Docklands stadium has already hosted one undisputed world title fight. (Getty Images: Nick Laham)

The term undisputed rarely entered the boxing lexicon until the three-belt era, but since we're here, Indigenous star Lionel Rose was also technically undisputed during his bantamweight championship reign in 1968 when there were two belts on offer, the WBA and WBC.

Jimmy Carruthers, Australia's first officially recognised boxing world champion was also undisputed, holding the New York State Athletic Commission (NYSAC) and National Boxing Association (NBA — which later became the WBA) bantamweight titles between 1952 and 1954.

Kambosos is the 23rd Australian man to win a major world title strap, but would be just the fourth to be called undisputed.

George Kambosos has already felled one of the lightweight division kings. (Getty Images: Al Bello)

'Emperor' Kambosos's taste for regicide

After Kambosos stunned the world last November in New York, he made reference to the stacked lightweight division and it's four, then-unbeaten "kings": Teófimo López, Ryan Garcia, Devin Haney and Gervonta Davis.

The Four Kings moniker relates to the great middleweight fighters of the 1980s, Sugar Ray Leonard, Marvelous Marvin Hagler, Thomas Hearns and Roberto Duran.

That quartet revitalised boxing in the US after the moribund post-Muhammad Ali period by repeatedly meeting in a series of massive fights between June 1980 and December 1989, a period immortalised in George Kimball's book, Four Kings.

The four modern kings were set, in theory, to dominate the lightweight scene in the same way.

Pundits touted (l-r) Devin Haney, Ryan Garcia, Teófimo López and Gervonta Davis as the lightweight division's four kings. (Getty Images)

However, Kambosos upset the recognised order by beating López, adding a new layer to what was already boxing's most intriguing division.

Having won "all the jewels" as he put it in the ring at Madison Square Garden that night, Kambosos has made good on his promise — although this time he's making his opponent come to him.

He's doing so straight off the bat as well, his first defence a massive world title fight against a seriously dangerous opponent.

Devin Haney (left) passed the toughest test of his career by beating Joseph Diaz in Las Vegas last December. (Getty Images: Steve Marcus)

Haney won't be overawed

Although underrated by some, Haney will likely prove to be a very tough test for Kambosos — a fact reflected by the odds being firmly in his favour.

Haney is an awkward opponent — it's no accident that he has been described by some as being style similar to Floyd Mayweather, evasive at best, ultra defensive and untidy at worst.

That was in evidence against Jorge Linares, when he should have been penalised for holding in the latter stages after being hurt.

He proved his chin was solid enough though against his most recent opponent, JoJo Diaz, dictating the pace of the contest with a stiff jab and precise combinations, fighting off the front and back foot with equal effectiveness, and now he wants the recognition that being unanimous champion will bring.

"This is bragging rights.
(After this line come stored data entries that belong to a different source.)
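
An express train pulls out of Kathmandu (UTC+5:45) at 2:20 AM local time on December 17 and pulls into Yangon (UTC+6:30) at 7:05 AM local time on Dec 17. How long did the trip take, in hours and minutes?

Departure in UTC: 2:20 AM − 5:45 = 8:35 PM on Dec 16.
Arrival in UTC: 7:05 AM − 6:30 = 12:35 AM on Dec 17.
Elapsed = 12:35 AM − 8:35 PM (+1 day) = 4 hours.

4 hours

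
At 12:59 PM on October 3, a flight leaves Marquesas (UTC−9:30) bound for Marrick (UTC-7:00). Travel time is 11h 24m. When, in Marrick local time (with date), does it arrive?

Convert departure to UTC: 12:59 PM + 9:30 = 10:29 PM UTC on Oct 3.
Add 11 hours and 24 minutes travel time → 9:53 AM UTC (Oct 4).
Marrick is UTC−7:00, so local arrival = 9:53 AM − 7:00 = 2:53 AM on Oct 4.

2:53 AM on October 4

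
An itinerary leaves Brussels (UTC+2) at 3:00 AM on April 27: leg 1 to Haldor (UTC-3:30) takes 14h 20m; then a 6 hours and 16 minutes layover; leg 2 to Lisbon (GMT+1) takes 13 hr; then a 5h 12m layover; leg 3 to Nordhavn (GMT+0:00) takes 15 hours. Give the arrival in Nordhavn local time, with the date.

Convert departure to UTC: 3:00 AM − 2:00 = 1:00 AM UTC on Apr 27.
Add 14 hours and 20 minutes leg 1 → 3:20 PM UTC.
Add 6 hours and 16 minutes layover in Haldor → 9:36 PM UTC.
Add 13 hours leg 2 → 10:36 AM UTC (Apr 28).
Add 5 hours and 12 minutes layover in Lisbon → 3:48 PM UTC.
Add 15 hours leg 3 → 6:48 AM UTC (Apr 29).
Nordhavn is UTC+0, so local arrival is the same: 6:48 AM on Apr 29.

6:48 AM on April 29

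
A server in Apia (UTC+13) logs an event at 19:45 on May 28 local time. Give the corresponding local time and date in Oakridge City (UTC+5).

In UTC: 19:45 − 13:00 = 06:45 on May 28.
Oakridge City is UTC+5:00: 06:45 + 5:00 = 11:45 on May 28.

11:45 on May 28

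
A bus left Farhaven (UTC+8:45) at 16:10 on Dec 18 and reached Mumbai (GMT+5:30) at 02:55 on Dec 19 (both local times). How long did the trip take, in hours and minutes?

14 hours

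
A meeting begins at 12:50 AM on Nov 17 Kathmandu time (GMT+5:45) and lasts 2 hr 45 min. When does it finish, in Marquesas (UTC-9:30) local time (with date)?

12:20 PM on Nov 16

Marquesas is 15:15 behind Kathmandu.
After 2 hours and 45 minutes it is 3:35 AM in Kathmandu.
Shift by the zone difference: 3:35 AM − 15:15 = 12:20 PM on Nov 16 in Marquesas.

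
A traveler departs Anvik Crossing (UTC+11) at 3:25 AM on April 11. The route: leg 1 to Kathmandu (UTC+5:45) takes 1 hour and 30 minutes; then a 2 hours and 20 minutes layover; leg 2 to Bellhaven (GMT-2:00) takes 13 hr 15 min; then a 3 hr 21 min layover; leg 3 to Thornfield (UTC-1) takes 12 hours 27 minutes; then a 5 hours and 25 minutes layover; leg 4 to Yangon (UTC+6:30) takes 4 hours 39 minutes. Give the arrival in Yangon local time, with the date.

Convert departure to UTC: 3:25 AM − 11:00 = 4:25 PM UTC on Apr 10.
Add 1 hour 30 minutes leg 1 → 5:55 PM UTC.
Add 2 hours 20 minutes layover in Kathmandu → 8:15 PM UTC.
Add 13 hours and 15 minutes leg 2 → 9:30 AM UTC (Apr 11).
Add 3 hours 21 minutes layover in Bellhaven → 12:51 PM UTC.
Add 12 hours 27 minutes leg 3 → 1:18 AM UTC (Apr 12).
Add 5 hours and 25 minutes layover in Thornfield → 6:43 AM UTC.
Add 4 hours 39 minutes leg 4 → 11:22 AM UTC.
Yangon is UTC+6:30, so local arrival = 11:22 AM + 6:30 = 5:52 PM on Apr 12.

5:52 PM on April 12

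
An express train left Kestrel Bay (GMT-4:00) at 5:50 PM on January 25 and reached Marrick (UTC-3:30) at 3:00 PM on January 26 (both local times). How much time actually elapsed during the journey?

Departure in UTC: 5:50 PM + 4:00 = 9:50 PM on Jan 25.
Arrival in UTC: 3:00 PM + 3:30 = 6:30 PM on Jan 26.
Elapsed = 6:30 PM − 9:50 PM (+1 day) = 20 hours 40 minutes.

20 hours 40 minutes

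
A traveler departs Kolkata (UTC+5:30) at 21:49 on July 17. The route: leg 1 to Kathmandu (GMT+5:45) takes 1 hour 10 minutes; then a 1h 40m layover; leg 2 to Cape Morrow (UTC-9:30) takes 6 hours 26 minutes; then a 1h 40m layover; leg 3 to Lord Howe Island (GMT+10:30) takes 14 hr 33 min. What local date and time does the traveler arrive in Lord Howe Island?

Convert departure to UTC: 21:49 − 5:30 = 16:19 UTC on Jul 17.
Add 1 hour 10 minutes leg 1 → 17:29 UTC.
Add 1 hour 40 minutes layover in Kathmandu → 19:09 UTC.
Add 6 hours and 26 minutes leg 2 → 01:35 UTC (Jul 18).
Add 1 hour 40 minutes layover in Cape Morrow → 03:15 UTC.
Add 14 hours 33 minutes leg 3 → 17:48 UTC.
Lord Howe Island is UTC+10:30, so local arrival = 17:48 + 10:30 = 04:18 on Jul 19.

04:18 on July 19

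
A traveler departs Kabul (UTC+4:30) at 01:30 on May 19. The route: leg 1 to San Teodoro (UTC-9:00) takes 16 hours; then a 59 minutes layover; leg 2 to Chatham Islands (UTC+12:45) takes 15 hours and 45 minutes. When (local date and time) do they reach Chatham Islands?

Convert departure to UTC: 01:30 − 4:30 = 21:00 UTC on May 18.
Add 16 hours leg 1 → 13:00 UTC (May 19).
Add 59 minutes layover in San Teodoro → 13:59 UTC.
Add 15 hours and 45 minutes leg 2 → 05:44 UTC (May 20).
Chatham Islands is UTC+12:45, so local arrival = 05:44 + 12:45 = 18:29 on May 20.

18:29 on May 20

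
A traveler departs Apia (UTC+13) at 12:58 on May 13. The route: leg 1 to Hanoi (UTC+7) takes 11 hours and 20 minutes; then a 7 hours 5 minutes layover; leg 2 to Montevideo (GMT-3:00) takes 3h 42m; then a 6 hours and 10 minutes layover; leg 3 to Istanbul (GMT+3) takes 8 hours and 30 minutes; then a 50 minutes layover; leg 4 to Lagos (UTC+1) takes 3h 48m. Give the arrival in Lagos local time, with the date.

Convert departure to UTC: 12:58 − 13:00 = 23:58 UTC on May 12.
Add 11 hours 20 minutes leg 1 → 11:18 UTC (May 13).
Add 7 hours and 5 minutes layover in Hanoi → 18:23 UTC.
Add 3 hours and 42 minutes leg 2 → 22:05 UTC.
Add 6 hours 10 minutes layover in Montevideo → 04:15 UTC (May 14).
Add 8 hours 30 minutes leg 3 → 12:45 UTC.
Add 50 minutes layover in Istanbul → 13:35 UTC.
Add 3 hours 48 minutes leg 4 → 17:23 UTC.
Lagos is UTC+1:00, so local arrival = 17:23 + 1:00 = 18:23 on May 14.

18:23 on May 14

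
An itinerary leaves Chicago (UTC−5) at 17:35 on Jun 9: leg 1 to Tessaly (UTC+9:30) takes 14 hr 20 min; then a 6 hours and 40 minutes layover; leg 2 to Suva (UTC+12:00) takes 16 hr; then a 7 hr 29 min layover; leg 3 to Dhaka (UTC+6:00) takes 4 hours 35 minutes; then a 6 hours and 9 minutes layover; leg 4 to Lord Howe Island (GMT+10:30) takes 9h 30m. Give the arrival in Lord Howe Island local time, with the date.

01:48 on Jun 13

Convert departure to UTC: 17:35 + 5:00 = 22:35 UTC on Jun 9.
Add 14 hours 20 minutes leg 1 → 12:55 UTC (Jun 10).
Add 6 hours 40 minutes layover in Tessaly → 19:35 UTC.
Add 16 hours leg 2 → 11:35 UTC (Jun 11).
Add 7 hours and 29 minutes layover in Suva → 19:04 UTC.
Add 4 hours and 35 minutes leg 3 → 23:39 UTC.
Add 6 hours and 9 minutes layover in Dhaka → 05:48 UTC (Jun 12).
Add 9 hours 30 minutes leg 4 → 15:18 UTC.
Lord Howe Island is UTC+10:30, so local arrival = 15:18 + 10:30 = 01:48 on Jun 13.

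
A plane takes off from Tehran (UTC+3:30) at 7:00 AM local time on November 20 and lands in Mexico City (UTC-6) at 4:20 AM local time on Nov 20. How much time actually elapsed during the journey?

6 hours 50 minutes

Departure in UTC: 7:00 AM − 3:30 = 3:30 AM on Nov 20.
Arrival in UTC: 4:20 AM + 6:00 = 10:20 AM on Nov 20.
Elapsed = 10:20 AM − 3:30 AM = 6 hours 50 minutes.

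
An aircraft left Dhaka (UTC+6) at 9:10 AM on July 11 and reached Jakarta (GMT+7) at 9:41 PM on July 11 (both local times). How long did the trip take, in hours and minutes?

11 hours 31 minutes

Jakarta is 1:00 ahead of Dhaka.
Clock-face elapsed time (ignoring zones) is 12 hours 31 minutes.
Actual elapsed = 12 hours 31 minutes − 1:00 = 11 hours 31 minutes.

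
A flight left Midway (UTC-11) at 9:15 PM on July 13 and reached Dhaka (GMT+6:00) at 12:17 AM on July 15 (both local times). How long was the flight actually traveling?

Dhaka is 17:00 ahead of Midway.
Clock-face elapsed time (ignoring zones) is 27 hours 2 minutes.
Actual elapsed = 27 hours 2 minutes − 17:00 = 10 hours 2 minutes.

10 hours 2 minutes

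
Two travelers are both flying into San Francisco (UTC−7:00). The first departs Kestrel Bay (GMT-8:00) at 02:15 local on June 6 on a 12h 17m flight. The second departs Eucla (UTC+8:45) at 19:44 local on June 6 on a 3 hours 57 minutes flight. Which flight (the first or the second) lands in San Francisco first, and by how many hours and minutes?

Flight 1 in UTC: 02:15 + 8:00 = 10:15 on Jun 6.
+12 hours and 17 minutes → arrive 22:32 UTC on Jun 6.
Flight 2 in UTC: 19:44 − 8:45 = 10:59 on Jun 6.
+3 hours and 57 minutes → arrive 14:56 UTC on Jun 6.
Flight 2 lands earlier by 7 hours 36 minutes.

the second, by 7 hours 36 minutes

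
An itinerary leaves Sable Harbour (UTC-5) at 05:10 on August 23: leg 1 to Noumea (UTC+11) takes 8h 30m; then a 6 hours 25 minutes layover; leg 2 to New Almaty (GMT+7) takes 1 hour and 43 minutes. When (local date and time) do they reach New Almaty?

09:48 on Aug 24

Convert departure to UTC: 05:10 + 5:00 = 10:10 UTC on Aug 23.
Add 8 hours 30 minutes leg 1 → 18:40 UTC.
Add 6 hours 25 minutes layover in Noumea → 01:05 UTC (Aug 24).
Add 1 hour and 43 minutes leg 2 → 02:48 UTC.
New Almaty is UTC+7:00, so local arrival = 02:48 + 7:00 = 09:48 on Aug 24.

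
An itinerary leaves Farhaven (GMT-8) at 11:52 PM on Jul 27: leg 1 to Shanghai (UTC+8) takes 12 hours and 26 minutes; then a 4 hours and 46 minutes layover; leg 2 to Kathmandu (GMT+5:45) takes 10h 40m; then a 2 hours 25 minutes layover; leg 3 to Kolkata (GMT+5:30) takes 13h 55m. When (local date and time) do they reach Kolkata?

9:34 AM on Jul 30

Convert departure to UTC: 11:52 PM + 8:00 = 7:52 AM UTC on Jul 28.
Add 12 hours 26 minutes leg 1 → 8:18 PM UTC.
Add 4 hours 46 minutes layover in Shanghai → 1:04 AM UTC (Jul 29).
Add 10 hours 40 minutes leg 2 → 11:44 AM UTC.
Add 2 hours 25 minutes layover in Kathmandu → 2:09 PM UTC.
Add 13 hours 55 minutes leg 3 → 4:04 AM UTC (Jul 30).
Kolkata is UTC+5:30, so local arrival = 4:04 AM + 5:30 = 9:34 AM on Jul 30.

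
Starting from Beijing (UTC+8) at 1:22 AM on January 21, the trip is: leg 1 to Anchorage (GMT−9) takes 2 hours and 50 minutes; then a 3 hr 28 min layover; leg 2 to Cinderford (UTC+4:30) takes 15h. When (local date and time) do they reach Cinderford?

7:10 PM on January 21

Convert departure to UTC: 1:22 AM − 8:00 = 5:22 PM UTC on Jan 20.
Add 2 hours 50 minutes leg 1 → 8:12 PM UTC.
Add 3 hours and 28 minutes layover in Anchorage → 11:40 PM UTC.
Add 15 hours leg 2 → 2:40 PM UTC (Jan 21).
Cinderford is UTC+4:30, so local arrival = 2:40 PM + 4:30 = 7:10 PM on Jan 21.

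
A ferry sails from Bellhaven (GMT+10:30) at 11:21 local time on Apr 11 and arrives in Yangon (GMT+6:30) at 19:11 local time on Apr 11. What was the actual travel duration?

11 hours 50 minutes

Yangon is 4:00 behind Bellhaven.
Clock-face elapsed time (ignoring zones) is 7 hours 50 minutes.
Actual elapsed = 7 hours 50 minutes + 4:00 = 11 hours 50 minutes.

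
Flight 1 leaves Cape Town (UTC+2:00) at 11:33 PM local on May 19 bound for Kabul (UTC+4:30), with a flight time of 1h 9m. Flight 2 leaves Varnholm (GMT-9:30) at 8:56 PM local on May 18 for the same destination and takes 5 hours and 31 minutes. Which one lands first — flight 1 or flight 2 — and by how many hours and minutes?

the second, by 10 hours 45 minutes

Flight 1 in UTC: 11:33 PM − 2:00 = 9:33 PM on May 19.
+1 hour 9 minutes → arrive 10:42 PM UTC on May 19.
Flight 2 in UTC: 8:56 PM + 9:30 = 6:26 AM on May 19.
+5 hours 31 minutes → arrive 11:57 AM UTC on May 19.
Flight 2 lands earlier by 10 hours 45 minutes.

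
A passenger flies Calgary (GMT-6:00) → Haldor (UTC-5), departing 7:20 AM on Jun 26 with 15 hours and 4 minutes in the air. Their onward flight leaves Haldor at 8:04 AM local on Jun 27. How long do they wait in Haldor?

Convert departure to UTC: 7:20 AM + 6:00 = 1:20 PM UTC on Jun 26.
Add 15 hours and 4 minutes flight time → 4:24 AM UTC (Jun 27).
Haldor is UTC−5:00, so local arrival = 4:24 AM − 5:00 = 11:24 PM on Jun 26.
Layover = 8:04 AM − 11:24 PM (+1 day) = 8 hours 40 minutes.

8 hours 40 minutes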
The world has said so much, the boxing world has said so many things, all this and that," he said upon arrival in Australia three weeks ago.

Haney is unlikely to force a stoppage due to a relative lack of punching power — although most agree that will come with his increasing maturity.

Devin Haney is unbeaten as a professional — and he didn't lose much as an amateur either. (Getty Images: David Becker)

One thing we can be certain about Haney is that he will not be overawed by a what will be a tremendously hostile crowd due to his early career experience in Mexico.

Kambosos has already had a pop at Haney's Mexican adventures, questioning the standard of his opponents and, therefore, his 27-0 record.

Haney though, let the insult wash over him, unwilling to fall into the same trap that López did during their protracted courtship.

He'll be hoping that by keeping cool and sticking to his plan, he'll take Kambosos' belts back the States, earning the respect and massive paydays against the other four lightweight kings. 

Kambosos though, has more regicide on his mind, as well as a slice of boxing history.